We had a wonderful picnic and ended up sitting with my Cousin Roz, who was there with a friend. We didn’t manage to find my cousin on the other side, Brian, who was also there that night. (Half my readership is my family who will delight in knowing the family was together in the Berkshires.)
But yes, the picnic! Oh my, it was a wonderful one. I had a lot to work with from our CSA, and lots of recipes I wanted to try out. In addition to this week’s recipe, I used the zucchini in a frittata, along with caramelized red onion and feta. Lilli made a caprese salad all by herself. There were also sundry items, including chips and guac, garlic and lemon green olives (found at the Co-op for half the price as Whole Foods), some stinky cheese, crackers, and yogurt and honey for the girls.

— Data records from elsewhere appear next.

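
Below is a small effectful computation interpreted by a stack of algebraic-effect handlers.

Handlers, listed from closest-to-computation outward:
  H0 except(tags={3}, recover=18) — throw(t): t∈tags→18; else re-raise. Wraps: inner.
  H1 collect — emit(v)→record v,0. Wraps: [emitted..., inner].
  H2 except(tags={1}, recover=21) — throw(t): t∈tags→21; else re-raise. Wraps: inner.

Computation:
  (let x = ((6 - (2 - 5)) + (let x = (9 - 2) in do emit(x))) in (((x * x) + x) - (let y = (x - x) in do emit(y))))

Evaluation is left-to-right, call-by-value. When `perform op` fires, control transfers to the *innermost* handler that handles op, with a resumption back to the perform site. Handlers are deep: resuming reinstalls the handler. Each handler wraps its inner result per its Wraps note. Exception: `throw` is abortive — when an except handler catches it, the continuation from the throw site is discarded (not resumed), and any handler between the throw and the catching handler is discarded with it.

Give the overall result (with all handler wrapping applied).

Evaluation trace:
emit(7) @ H1 ⇒ out+=7
emit(0) @ H1 ⇒ out+=0
H0 returns 90
H1 returns [7, 0, 90]
H2 returns [7, 0, 90]
= [7, 0, 90]

Answer: [7, 0, 90]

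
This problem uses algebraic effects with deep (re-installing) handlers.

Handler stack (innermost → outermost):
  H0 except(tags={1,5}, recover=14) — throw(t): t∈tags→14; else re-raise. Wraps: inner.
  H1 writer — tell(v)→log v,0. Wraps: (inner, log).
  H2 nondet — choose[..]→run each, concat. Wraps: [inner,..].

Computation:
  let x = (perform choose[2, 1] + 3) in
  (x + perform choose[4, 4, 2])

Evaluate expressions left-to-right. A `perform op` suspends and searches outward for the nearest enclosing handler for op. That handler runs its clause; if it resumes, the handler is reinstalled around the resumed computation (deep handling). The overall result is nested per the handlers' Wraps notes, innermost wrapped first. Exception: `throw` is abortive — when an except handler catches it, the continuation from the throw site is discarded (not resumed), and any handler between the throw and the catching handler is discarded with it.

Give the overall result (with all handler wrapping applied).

Answer: [(9, ()), (9, ()), (7, ()), (8, ()), (8, ()), (6, ())]

Working:
choose[2, 1] @ H2
  branch[0] choose=2:
    choose[4, 4, 2] @ H2
      branch[0] choose=4:
        H0 returns 9
        H1 returns (9, ())
        H2 returns [(9, ())]
      branch[1] choose=4:
        H0 returns 9
        H1 returns (9, ())
        H2 returns [(9, ())]
      branch[2] choose=2:
        H0 returns 7
        H1 returns (7, ())
        H2 returns [(7, ())]
  branch[1] choose=1:
    choose[4, 4, 2] @ H2
      branch[0] choose=4:
        H0 returns 8
        H1 returns (8, ())
        H2 returns [(8, ())]
      branch[1] choose=4:
        H0 returns 8
        H1 returns (8, ())
        H2 returns [(8, ())]
      branch[2] choose=2:
        H0 returns 6
        H1 returns (6, ())
        H2 returns [(6, ())]
= [(9, ()), (9, ()), (7, ()), (8, ()), (8, ()), (6, ())]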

Rich brought a Rye Saison by Bear and Bramble, brewed by one of our neighbors here in Florence.
I had a hard time choosing what recipe to post because there have been so many good ones lately, and I have a few more lined up, but I am going with this fennel and white bean salad. Fennel is happening right now and the summer squashes will be around all summer.
We enjoyed this salad last summer as well, and I had meant to share it then, but there was kimchito tend to, and ice cream to eat. The idea of the salad comes from Julia Turshen and her wonderful cookbook, Small Victories, which earned a spot on the top shelf. I say “idea” because it’s a “Spin-Off” suggestion on from a recipe for a Chopped Chickpea Salad: “MIX WHITE BEANS WITH FENNEL, chopped fresh parsley, a little chopped fresh oregano, and shards of Parmesan. Dress with fresh lemon juice and olive oil.” That’s it.
I forgot the fresh herbs in mine, and added red onion, which I soak in lemon juice as I get everything else prepared. Yes, the fennel would benefit being sliced paper thin on a mandolin, but I just used the same very sharp chef’s knife I used to cut my onion and lemon. My fennel were medium-sized ones. I see enormous ones in the regular grocery store, and I’ve had teensy ones from the farm share. These were the right size for Goldilocks. I clean mine by peeling off the icky, wrinkly first layer and giving the rest a wash.
I didn’t end up using my entire can of Northern White Beans for this recipe – about ⅓ of a cup of them are sitting in my fridge right now, waiting on their destiny.
This is a great salad to pack, be it on a picnic or for a work or school lunch.
Fennel and White Bean Salad
⅓ red onion, sliced thin
1 half fresh lemon
3 Fennel bulbs, cleaned and shaved on a mandolin or thinly cut with a sharp knife
⅔ can of Great Northern Beans, rinsed and dried
Hunk of Parmesan
Extra virgin olive oil
Thinly slice the red onion and place it in a bowl. Juice some of the lemon half, but not all of it. This will take the bite out of the onion. Sprinkle a pinch of salt on top of the onion and lemon juice.
Thinly slice the fennel. Add that to the onions.
Rinse and drain the beans. Add to fennel and onions.
Stir everything in the bowl. Squeeze the rest of the lemon into the bowl. Drizzle a little olive oil, up to two tablespoons, into the mixture. Add another pinch of salt. Shave about a tablespoon of fresh Parmesan into the bowl. (Or skip it, and keep if vegan.) Add parsley, if using.
If you’re going on a picnic or packing this up, let the salad sit in its own juices for at least 10 minutes for everything to settle. Then pack up.